I struggled for 6 years in academia to be taken seriously as a woman. My friends assumed professors wanted to work with me was because of what I looked like. I was harshly critiqued in my essays and presentations, assumed stupid until proven otherwise. I decided on a gender-neutral academic name (JC) so as to avoid assumptions when I was submitting papers. (And people still assume–I still get an email now and then about my published papers titled Dear Mr. Peters)
Now I am a spoken word poet, which is a competitive ‘sport’ where you are judged on your performance as well as your words, and it’s even worse when people can see me while I’m speaking. I’ve learned to cover up a lot and wear the most boring thing in my closet when I perform so people can hear the words rather than look at my body.

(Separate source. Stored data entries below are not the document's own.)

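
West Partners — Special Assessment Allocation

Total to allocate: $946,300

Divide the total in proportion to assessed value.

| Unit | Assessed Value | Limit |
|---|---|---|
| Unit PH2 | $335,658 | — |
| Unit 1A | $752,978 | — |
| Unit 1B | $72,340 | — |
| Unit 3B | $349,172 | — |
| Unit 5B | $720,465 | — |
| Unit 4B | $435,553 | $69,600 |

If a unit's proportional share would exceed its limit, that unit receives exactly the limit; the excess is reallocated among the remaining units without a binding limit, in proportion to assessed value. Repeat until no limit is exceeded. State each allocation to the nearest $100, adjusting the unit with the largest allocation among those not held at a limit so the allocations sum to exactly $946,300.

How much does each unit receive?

Unit PH2: $131,900; Unit 1A: $296,000; Unit 1B: $28,400; Unit 3B: $137,200; Unit 5B: $283,200; Unit 4B: $69,600

Assessed value total: 2,666,166.
Unconstrained shares: Unit PH2 119,134.80; Unit 1A 267,253.83; Unit 1B 25,675.57; Unit 3B 123,931.32; Unit 5B 255,714.02; Unit 4B 154,590.45.
Cap binds for Unit 4B ($69,600); residual $876,700 reallocated over remaining assessed value 2,230,613.
Redistributed shares: Unit PH2 131,923.99 → $131,900; Unit 1A 295,943.68 → $295,900; Unit 1B 28,431.86 → $28,400; Unit 3B 137,235.41 → $137,200; Unit 5B 283,165.06 → $283,200.
Rounding difference +$100 applied to Unit 1A → $296,000.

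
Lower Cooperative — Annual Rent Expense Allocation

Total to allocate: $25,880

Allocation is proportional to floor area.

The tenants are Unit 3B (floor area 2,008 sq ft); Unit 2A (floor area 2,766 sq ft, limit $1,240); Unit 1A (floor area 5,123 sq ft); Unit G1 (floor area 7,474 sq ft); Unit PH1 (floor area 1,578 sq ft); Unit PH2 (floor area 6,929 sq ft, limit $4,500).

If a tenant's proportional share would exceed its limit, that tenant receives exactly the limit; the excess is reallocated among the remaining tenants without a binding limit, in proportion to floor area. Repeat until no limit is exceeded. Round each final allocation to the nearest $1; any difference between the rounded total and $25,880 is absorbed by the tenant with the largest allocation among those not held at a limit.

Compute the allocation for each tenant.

Combined floor area = 25,878.
Unconstrained shares: Unit 3B 2,008.16; Unit 2A 2,766.21; Unit 1A 5,123.40; Unit G1 7,474.58; Unit PH1 1,578.12; Unit PH2 6,929.54.
Capped: Unit 2A ($1,240), Unit PH2 ($4,500); residual $20,140 reallocated over remaining floor area 16,183.
Remaining shares: Unit 3B 2,498.99 → $2,499; Unit 1A 6,375.65 → $6,376; Unit G1 9,301.51 → $9,302; Unit PH1 1,963.85 → $1,964.
Rounding difference −$1 applied to Unit G1 → $9,301.

Unit 3B: $2,499 · Unit 2A: $1,240 · Unit 1A: $6,376 · Unit G1: $9,301 · Unit PH1: $1,964 · Unit PH2: $4,500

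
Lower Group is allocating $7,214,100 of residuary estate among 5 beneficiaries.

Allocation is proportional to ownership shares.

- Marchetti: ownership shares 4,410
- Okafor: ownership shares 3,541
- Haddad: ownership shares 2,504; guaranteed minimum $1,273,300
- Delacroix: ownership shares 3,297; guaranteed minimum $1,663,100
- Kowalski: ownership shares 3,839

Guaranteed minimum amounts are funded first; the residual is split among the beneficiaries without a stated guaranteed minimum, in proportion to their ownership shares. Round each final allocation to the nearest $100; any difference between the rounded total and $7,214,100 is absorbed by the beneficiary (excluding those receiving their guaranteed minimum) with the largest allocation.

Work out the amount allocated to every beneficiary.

Fund the minimums — Haddad $1,273,300; Delacroix $1,663,100. Residual $4,277,700.
Residual split over remaining ownership shares 11,790: Marchetti 1,600,055.73 → $1,600,100; Okafor 1,284,761.30 → $1,284,800; Kowalski 1,392,882.98 → $1,392,900.
Rounding difference −$100 applied to Marchetti → $1,600,000.

Marchetti: $1,600,000 · Okafor: $1,284,800 · Haddad: $1,273,300 · Delacroix: $1,663,100 · Kowalski: $1,392,900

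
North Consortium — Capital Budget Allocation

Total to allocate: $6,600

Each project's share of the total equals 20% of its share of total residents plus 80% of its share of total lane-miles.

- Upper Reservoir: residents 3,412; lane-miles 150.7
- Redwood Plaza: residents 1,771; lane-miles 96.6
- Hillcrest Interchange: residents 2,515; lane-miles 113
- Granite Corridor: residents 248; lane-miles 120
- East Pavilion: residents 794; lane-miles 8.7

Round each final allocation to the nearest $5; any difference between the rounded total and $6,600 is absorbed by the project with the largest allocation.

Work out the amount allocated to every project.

Residents total 8,740; lane-miles total 489.
Blended shares (20% residents + 80% lane-miles): Upper Reservoir 0.3246; Redwood Plaza 0.1986; Hillcrest Interchange 0.2424; Granite Corridor 0.2020; East Pavilion 0.0324.
Unrounded shares: Upper Reservoir 2,142.504; Redwood Plaza 1,310.52; Hillcrest Interchange 1,599.96; Granite Corridor 1,333.16; East Pavilion 213.86.
Rounded to nearest $5: Upper Reservoir $2,145; Redwood Plaza $1,310; Hillcrest Interchange $1,600; Granite Corridor $1,335; East Pavilion $215. Sum = $6,605.
Difference $6,600 − $6,605 = −$5 applied to largest allocation (Upper Reservoir): Upper Reservoir becomes $2,140.

Upper Reservoir: $2,140 | Redwood Plaza: $1,310 | Hillcrest Interchange: $1,600 | Granite Corridor: $1,335 | East Pavilion: $215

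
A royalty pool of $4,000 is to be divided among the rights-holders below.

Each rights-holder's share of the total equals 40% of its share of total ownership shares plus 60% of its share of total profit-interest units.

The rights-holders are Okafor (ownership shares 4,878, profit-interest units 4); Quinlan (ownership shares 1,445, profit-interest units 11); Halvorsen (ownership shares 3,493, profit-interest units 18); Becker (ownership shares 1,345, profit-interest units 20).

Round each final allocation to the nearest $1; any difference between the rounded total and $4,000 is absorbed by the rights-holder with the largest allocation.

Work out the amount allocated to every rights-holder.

Ownership shares total 11,161; profit-interest units total 53.
Composite weights (40% ownership shares + 60% profit-interest units): Okafor 0.2201; Quinlan 0.1763; Halvorsen 0.3290; Becker 0.2746.
Proportional shares: Okafor 880.42; Quinlan 705.26; Halvorsen 1,315.84; Becker 1,098.47.
After rounding ($1): Okafor $880; Quinlan $705; Halvorsen $1,316; Becker $1,098. Sum = $3,999.
Difference $4,000 − $3,999 = +$1 applied to largest allocation (Halvorsen): Halvorsen becomes $1,317.

Okafor: $880 · Quinlan: $705 · Halvorsen: $1,317 · Becker: $1,098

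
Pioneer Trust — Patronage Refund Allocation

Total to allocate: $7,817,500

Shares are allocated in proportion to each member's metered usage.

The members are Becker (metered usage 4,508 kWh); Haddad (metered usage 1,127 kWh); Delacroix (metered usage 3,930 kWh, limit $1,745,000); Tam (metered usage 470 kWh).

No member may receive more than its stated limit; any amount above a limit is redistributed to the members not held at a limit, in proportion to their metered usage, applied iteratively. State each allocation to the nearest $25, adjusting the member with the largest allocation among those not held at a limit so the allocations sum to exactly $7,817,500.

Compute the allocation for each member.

Sum of metered usage: 10,035.
Pro-rata shares before constraints: Becker 3,511,837.57; Haddad 877,959.39; Delacroix 3,061,562.03; Tam 366,141.01.
Cap binds for Delacroix ($1,745,000); remaining pool $6,072,500 reallocated over remaining metered usage 6,105.
Redistributed shares: Becker 4,484,001.64 → $4,484,000; Haddad 1,121,000.41 → $1,121,000; Tam 467,497.95 → $467,500.

Becker: $4,484,000; Haddad: $1,121,000; Delacroix: $1,745,000; Tam: $467,500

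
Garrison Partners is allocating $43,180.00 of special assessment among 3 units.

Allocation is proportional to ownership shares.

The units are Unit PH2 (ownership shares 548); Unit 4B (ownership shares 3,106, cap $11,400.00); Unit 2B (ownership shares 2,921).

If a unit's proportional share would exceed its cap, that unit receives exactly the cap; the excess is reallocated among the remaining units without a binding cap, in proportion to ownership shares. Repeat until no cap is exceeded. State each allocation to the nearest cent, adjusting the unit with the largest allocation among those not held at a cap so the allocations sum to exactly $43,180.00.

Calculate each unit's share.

Ownership shares total: 6,575.
Pro-rata shares before constraints: Unit PH2 3,598.8806; Unit 4B 20,398.03498; Unit 2B 19,183.0844.
Cap binds for Unit 4B ($11,400.00); residual $31,780.00 reallocated over remaining ownership shares 3,469.
Remaining shares: Unit PH2 5,020.3056 → $5,020.31; Unit 2B 26,759.6944 → $26,759.69.

Unit PH2: $5,020.31 | Unit 4B: $11,400.00 | Unit 2B: $26,759.69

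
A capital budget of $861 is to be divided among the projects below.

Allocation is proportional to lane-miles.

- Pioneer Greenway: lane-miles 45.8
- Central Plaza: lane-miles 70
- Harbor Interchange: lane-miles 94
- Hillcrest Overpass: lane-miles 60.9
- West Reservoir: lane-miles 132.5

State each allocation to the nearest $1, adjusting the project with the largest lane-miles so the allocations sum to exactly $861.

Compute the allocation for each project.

Sum of lane-miles: 45.8 + 70 + 94 + 60.9 + 132.5 = 403.2.
Pro-rata amounts: Pioneer Greenway 97.80; Central Plaza 149.48; Harbor Interchange 200.73; Hillcrest Overpass 130.05; West Reservoir 282.94.
At nearest $1: Pioneer Greenway $98; Central Plaza $149; Harbor Interchange $201; Hillcrest Overpass $130; West Reservoir $283. Sum = $861.
Rounded total matches; no reconciliation needed.

Pioneer Greenway: $98 | Central Plaza: $149 | Harbor Interchange: $201 | Hillcrest Overpass: $130 | West Reservoir: $283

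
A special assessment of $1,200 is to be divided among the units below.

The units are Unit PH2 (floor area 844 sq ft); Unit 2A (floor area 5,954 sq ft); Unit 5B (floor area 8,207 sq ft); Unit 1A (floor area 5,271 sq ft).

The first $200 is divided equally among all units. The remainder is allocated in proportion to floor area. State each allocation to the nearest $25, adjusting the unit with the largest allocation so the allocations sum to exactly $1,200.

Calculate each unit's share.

$200 shared equally gives $50 per unit.
Remainder $1,000 by floor area (total 20,276): Unit PH2 41.63 → $50; Unit 2A 293.65 → $300; Unit 5B 404.76 → $400; Unit 1A 259.96 → $250.
Totals: Unit PH2 $50 + $50 = $100; Unit 2A $50 + $300 = $350; Unit 5B $50 + $400 = $450; Unit 1A $50 + $250 = $300.

Unit PH2: $100; Unit 2A: $350; Unit 5B: $450; Unit 1A: $300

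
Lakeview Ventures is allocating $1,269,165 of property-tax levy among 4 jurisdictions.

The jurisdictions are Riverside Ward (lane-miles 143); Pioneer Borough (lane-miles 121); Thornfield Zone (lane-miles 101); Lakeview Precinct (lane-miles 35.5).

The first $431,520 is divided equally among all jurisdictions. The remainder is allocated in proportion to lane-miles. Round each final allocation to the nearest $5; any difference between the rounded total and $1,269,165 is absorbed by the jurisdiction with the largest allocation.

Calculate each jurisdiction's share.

Equal tier: $431,520 ÷ 4 = $107,880 apiece.
Remainder $837,645 by lane-miles (total 400.5): Riverside Ward 299,084.23 → $299,085; Pioneer Borough 253,071.27 → $253,070; Thornfield Zone 211,241.31 → $211,240; Lakeview Precinct 74,248.18 → $74,250.
Totals: Riverside Ward $107,880 + $299,085 = $406,965; Pioneer Borough $107,880 + $253,070 = $360,950; Thornfield Zone $107,880 + $211,240 = $319,120; Lakeview Precinct $107,880 + $74,250 = $182,130.

Riverside Ward: $406,965 | Pioneer Borough: $360,950 | Thornfield Zone: $319,120 | Lakeview Precinct: $182,130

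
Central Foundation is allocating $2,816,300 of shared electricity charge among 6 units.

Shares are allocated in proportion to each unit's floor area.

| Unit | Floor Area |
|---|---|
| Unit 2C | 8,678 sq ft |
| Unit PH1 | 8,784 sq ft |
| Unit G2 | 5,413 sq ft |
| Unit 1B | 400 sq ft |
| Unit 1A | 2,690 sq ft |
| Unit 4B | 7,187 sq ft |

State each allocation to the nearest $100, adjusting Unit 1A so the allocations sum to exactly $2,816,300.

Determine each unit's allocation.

Combined floor area = 33,152.
Raw shares: Unit 2C 8,678/33,152 × $2,816,300 = 737,205.94; Unit PH1 8,784/33,152 × $2,816,300 = 746,210.76; Unit G2 5,413/33,152 × $2,816,300 = 459,840.49; Unit 1B 400/33,152 × $2,816,300 = 33,980.45; Unit 1A 2,690/33,152 × $2,816,300 = 228,518.55; Unit 4B 7,187/33,152 × $2,816,300 = 610,543.80.
After rounding ($100): Unit 2C $737,200; Unit PH1 $746,200; Unit G2 $459,800; Unit 1B $34,000; Unit 1A $228,500; Unit 4B $610,500. Sum = $2,816,200.
Difference $2,816,300 − $2,816,200 = +$100 applied to Unit 1A: Unit 1A becomes $228,600.

Unit 2C: $737,200; Unit PH1: $746,200; Unit G2: $459,800; Unit 1B: $34,000; Unit 1A: $228,600; Unit 4B: $610,500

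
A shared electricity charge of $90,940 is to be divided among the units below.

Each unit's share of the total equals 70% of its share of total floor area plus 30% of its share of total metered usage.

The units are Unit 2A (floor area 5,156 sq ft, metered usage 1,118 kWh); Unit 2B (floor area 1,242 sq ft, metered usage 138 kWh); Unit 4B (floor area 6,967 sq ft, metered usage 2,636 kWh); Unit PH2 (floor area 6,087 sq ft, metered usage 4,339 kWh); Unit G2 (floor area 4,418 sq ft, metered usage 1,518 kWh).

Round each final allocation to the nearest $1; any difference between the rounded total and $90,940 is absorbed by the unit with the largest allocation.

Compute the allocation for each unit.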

I’ve heard (female) poets criticizing me for ‘using’ my sexuality to get scores at the slam, and several (male and female) people thinking they were complimenting me for saying, “Of course you won, you were probably the best looking person there.” These are all ways in which I have felt that my first and most important value in this world is how sexy I am, and that it’s not a given that I also have a brain. Actually, I (of course) wrote a poem about that:
I think it’s awesome and impressive that some “liberated women” have zero problem with this sexualization, and miraculously don’t have histories of being objectified as women. And maybe it’s just me and my own personal triggers that saw a little past the beauty of this video and into some serious ugliness. I can’t get away from the fact that this is happening, and that people that are going to call me sexually repressed for my negative reactions. But I am more than a body: I have words, and words are my best weapon.
In my opinion, it’s still, and always, worth fighting for the right to be seen as a human, and not an object.